Rust takes an absolute eternity to compile code.

On that count alone I would never-ever consider it in hobby/games project of any sort.

It doesn't matter what features a programming language has, if it takes seconds if not minutes to compile even relatively small projects (less than 50-100k LoC).

That is genuinely one of our dilemmas. The product makes enough to spend an extra 20x on machines (and it scales horizontally). So does the impact to developer productivity of Rust offset the 20x cost savings? New features mean new $$$, and more than enough to offset the extra runtime cost of Java.

Personally, I'm now doing hobby projects in Rust because it just feels right. But I've done entire systems in assembly, so I am a bit of a control freak. YMMV.

Why are you doing a clean build? You can't complain about the difference against binary dependencies if you're manually flushing the cache of built dependencies.

And if you're not doing that, you're either wrong, or have a terrible project structure (comparable to including literally every header in every source file in C++)

Isn't compilation time in a roughly similar ballpark for C++? Which is kinda... "quite often" used in games projects? Not sure how much in hobby ones though, if that's what is being discussed here, but I'm somewhat confused (hobby/games sounds like speaking about an either-or alternative?)
Kind of, C++ profits that the ecosystem embraces binary libraries, so usually you only have to care about your own code.

Then if you are using modern C++ tooling like Visual Studio, you can make use of hot code reload.
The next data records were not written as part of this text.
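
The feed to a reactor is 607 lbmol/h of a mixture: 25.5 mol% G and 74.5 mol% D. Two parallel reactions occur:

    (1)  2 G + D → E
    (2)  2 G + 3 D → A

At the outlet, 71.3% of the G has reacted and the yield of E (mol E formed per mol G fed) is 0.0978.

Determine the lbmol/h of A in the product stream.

Yield of E: 1ξ₁ / 154.8 = 0.0978 → ξ₁ = 15.14 lbmol/h.
Conversion of G: 2ξ₁ + 2ξ₂ = 0.713 × 154.8 = 110.4 → ξ₂ = 40.04 lbmol/h.
Outlet amounts (n = n₀ + Σ ν·ξ):
  G: 154.8 − 2(15.14) − 2(40.04) = 44.42
  D: 452.2 − 1(15.14) − 3(40.04) = 316.9
  E: 0 + 1(15.14) = 15.14
  A: 0 + 1(40.04) = 40.04

40 lbmol/h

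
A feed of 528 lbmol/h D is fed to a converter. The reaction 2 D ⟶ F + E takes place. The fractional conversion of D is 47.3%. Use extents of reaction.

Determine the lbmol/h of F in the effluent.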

Here are examples in Visual Studio, and Unreal.

https://www.youtube.com/watch?v=x_gr6DNrJuM

https://www.youtube.com/watch?v=XN1c1V9wtCk

The only thing your benchmark proves is your Java could was not as optimized as well as your Rust code. Java has overhead, but certainly not two orders of magnitude.
Our use case is definitely a pathologically bad problem for Java's GC. Nevertheless, it is a real use case, and CPU and GC are the primary impacts to our service.
You mean you're actually seeing 90% GC overhead and are not looking to improve on that? (like by tuning the GC or changing your implementation). GC impact on normal behaving applications should be less than a few percent, so you're not comparing Rust and Java, but Rust and badly written/tuned Java - which doesn't say anything about the maximum attainable performance.
Because you were comparing Apples to Oranges.

Now try that against D, any .NET language, Nim, Swift, Go, or any other GC language that supports value types and unsafe programming.

Swift is technically not a language with GC I believe. It's probably using reference counting like Objective-C before.
Reference counting is a GC algorithm, despite urban knowledge that describes it as otherwise.

Chapter 5 on the "The Garbage Collection Handbook",

https://gchandbook.org/contents.html

Or if you prefer chapter 2 on "Uniprocessor Garbage Collection Techniques" https://www.cs.cmu.edu/~fp/courses/15411-f08/misc/wilson94-g...

Plenty of SIGPLAN papers about the subject.

Despite all marketing talk, the real reason why Swift went with ARC was easier interoperability with Objective-C, otherwise Apple would need to build something like .NET's RCW/CCW for COM interop on Windows, which follows the same concept as Cocoa's retain/release calls.